Extracellular vesicles are matter that is released by cells. Seen for many years as not having any value, this 'cellular dust' has been studied and presents therapeutic properties similar to their mother cells, without their disadvantages: These vesicles do not divide, limiting the risk of cancer, and do not differentiate either, thus preventing the development of poor function. Furthermore, it appears that they can be produced by a single donor for several patients, and have already demonstrated their therapeutic potential in animals in repairing heart, liver and kidney lesions.

In the case of digestive fistula, in which there is abnormal communication between organs in the digestive tract or with the skin, regenerative medicine is an important therapeutic avenue to explore. Fistulas of this kind respond poorly to current treatments; they can develop following post-operative complications or auto-immune disorders such as Crohn's disease, which causes digestive tract dysfunction.
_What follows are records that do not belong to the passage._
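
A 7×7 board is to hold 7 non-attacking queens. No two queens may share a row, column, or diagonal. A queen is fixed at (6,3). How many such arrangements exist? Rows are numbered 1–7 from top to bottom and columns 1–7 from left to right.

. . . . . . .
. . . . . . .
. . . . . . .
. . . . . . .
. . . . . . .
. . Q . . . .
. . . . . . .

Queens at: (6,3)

6

Branch on row 1: col 1 → 0; col 2 → 3; col 4 → 1; col 5 → 0; col 6 → 1; col 7 → 1.
Sum: 0 + 3 + 1 + 0 + 1 + 1 = 6.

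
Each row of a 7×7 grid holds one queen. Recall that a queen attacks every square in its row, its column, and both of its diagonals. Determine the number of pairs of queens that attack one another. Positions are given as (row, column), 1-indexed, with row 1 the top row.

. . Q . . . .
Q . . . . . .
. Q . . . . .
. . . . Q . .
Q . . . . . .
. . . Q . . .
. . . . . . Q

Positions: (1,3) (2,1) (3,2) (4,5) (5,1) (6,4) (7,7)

Same column: (2,1)–(5,1) (column 1).
Same diagonal: (2,1)–(3,2) (|2−3| = |1−2| = 1).
Total attacking pairs: 2.

2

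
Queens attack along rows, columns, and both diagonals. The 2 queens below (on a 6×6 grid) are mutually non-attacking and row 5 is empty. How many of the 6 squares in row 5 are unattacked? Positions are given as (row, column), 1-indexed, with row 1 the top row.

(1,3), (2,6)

4

(1,3) attacks row 5 at column 3.
(2,6) attacks row 5 at column 6 and diagonals 3.
Attacked columns: {3, 6}. Safe: {1, 2, 4, 5}.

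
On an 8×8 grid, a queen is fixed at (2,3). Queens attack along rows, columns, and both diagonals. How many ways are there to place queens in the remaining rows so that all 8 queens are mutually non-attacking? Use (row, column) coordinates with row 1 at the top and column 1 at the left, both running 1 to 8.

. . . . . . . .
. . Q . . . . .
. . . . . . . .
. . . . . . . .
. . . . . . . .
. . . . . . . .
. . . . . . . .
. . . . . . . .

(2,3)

14

Branch on row 1: col 1 → 0; col 5 → 3; col 6 → 8; col 7 → 2; col 8 → 1.
Sum: 0 + 3 + 8 + 2 + 1 = 14.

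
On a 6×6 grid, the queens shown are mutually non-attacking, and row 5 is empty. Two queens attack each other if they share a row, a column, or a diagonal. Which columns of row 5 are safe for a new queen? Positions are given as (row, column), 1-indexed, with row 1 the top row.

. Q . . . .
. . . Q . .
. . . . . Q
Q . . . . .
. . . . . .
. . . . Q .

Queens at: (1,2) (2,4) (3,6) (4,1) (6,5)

columns 3

(1,2) attacks row 5 at column 2 and diagonals 6.
(2,4) attacks row 5 at column 4 and diagonals 1.
(3,6) attacks row 5 at column 6 and diagonals 4.
(4,1) attacks row 5 at column 1 and diagonals 2.
(6,5) attacks row 5 at column 5 and diagonals 4, 6.
Attacked columns: {1, 2, 4, 5, 6}. Safe: {3}.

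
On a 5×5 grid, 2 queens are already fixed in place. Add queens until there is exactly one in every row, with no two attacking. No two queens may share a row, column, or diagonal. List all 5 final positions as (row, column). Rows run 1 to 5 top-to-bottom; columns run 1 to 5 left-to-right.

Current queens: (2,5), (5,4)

Row 1: attacked by (2,5)→{4,5}; (5,4)→{4}. Safe: 1, 2, 3. Place at column 2.
Row 3: attacked by (1,2)→{2,4}; (2,5)→{4,5}; (5,4)→{2,4}. Safe: 1, 3. Place at column 3.
Row 4: attacked by (1,2)→{2,5}; (2,5)→{3,5}; (3,3)→{2,3,4}; (5,4)→{3,4,5}. Safe: 1. Place at column 1.
Columns [2, 5, 3, 1, 4], r−c [-1, -3, 0, 3, 1], r+c [3, 7, 6, 5, 9] are all distinct, so no two queens attack.

(1,2) (2,5) (3,3) (4,1) (5,4)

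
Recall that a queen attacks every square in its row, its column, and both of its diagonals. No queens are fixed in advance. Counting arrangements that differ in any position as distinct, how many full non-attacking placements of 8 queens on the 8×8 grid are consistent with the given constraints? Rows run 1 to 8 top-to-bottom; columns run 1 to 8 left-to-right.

Branch on row 1: col 1 → 4; col 2 → 8; col 3 → 16; col 4 → 18; col 5 → 18; col 6 → 16; col 7 → 8; col 8 → 4.
Sum: 4 + 8 + 16 + 18 + 18 + 16 + 8 + 4 = 92.
(This is the classic 8-queens count.)

92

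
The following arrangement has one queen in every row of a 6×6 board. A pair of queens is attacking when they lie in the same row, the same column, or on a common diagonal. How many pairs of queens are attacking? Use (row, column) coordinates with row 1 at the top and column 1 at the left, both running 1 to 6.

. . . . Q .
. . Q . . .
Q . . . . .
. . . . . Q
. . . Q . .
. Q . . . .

All columns are distinct and no two queens satisfy |Δrow| = |Δcol|, so no pair attacks.

0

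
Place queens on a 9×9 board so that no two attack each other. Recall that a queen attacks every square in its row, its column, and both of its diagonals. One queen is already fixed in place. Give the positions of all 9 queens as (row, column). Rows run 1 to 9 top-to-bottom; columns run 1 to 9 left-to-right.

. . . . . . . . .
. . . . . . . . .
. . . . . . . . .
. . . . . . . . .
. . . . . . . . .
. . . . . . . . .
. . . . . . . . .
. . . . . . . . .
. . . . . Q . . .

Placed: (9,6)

(1,3) (2,9) (3,2) (4,5) (5,8) (6,1) (7,7) (8,4) (9,6)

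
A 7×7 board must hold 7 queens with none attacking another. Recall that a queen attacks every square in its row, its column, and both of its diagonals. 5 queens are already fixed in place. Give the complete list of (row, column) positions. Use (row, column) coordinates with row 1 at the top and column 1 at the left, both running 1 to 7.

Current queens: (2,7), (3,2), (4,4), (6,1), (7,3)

Row 1: attacked by (2,7)→{6,7}; (3,2)→{2,4}; (4,4)→{1,4,7}; (6,1)→{1,6}; (7,3)→{3}. Safe: 5. Place at column 5.
Row 5: attacked by (1,5)→{1,5}; (2,7)→{4,7}; (3,2)→{2,4}; (4,4)→{3,4,5}; (6,1)→{1,2}; (7,3)→{1,3,5}. Safe: 6. Place at column 6.
Columns [5, 7, 2, 4, 6, 1, 3], r−c [-4, -5, 1, 0, -1, 5, 4], r+c [6, 9, 5, 8, 11, 7, 10] are all distinct, so no two queens attack.

(1,5) (2,7) (3,2) (4,4) (5,6) (6,1) (7,3)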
For the first time, scientists at the Matières et systèmes complexes Lab (CNRS/Université Paris Diderot), the Gastroenterology and Endoscopy Department at the Hôpital Européen Georges Pompidou (HEGP) AP-HP and the Laboratoire Imagerie de l'angiogénèse, plateforme d'imagerie du petit animal (INSERM/Université Paris Descartes/HEGP), used extracellular vesicles from stem cells to treat digestive fistula in a swine model. The study reveals that local injections into the fistula of a gel containing these vesicles results in the complete closure of post-operative digestive fistula.

Researchers intend to test the new approach in a perineal fistula model found in Crohn's disease, with the hope of replacing the stem cell injections. The vesicle gel could be administered locally and easily and become a simpler, safer and more effective treatment.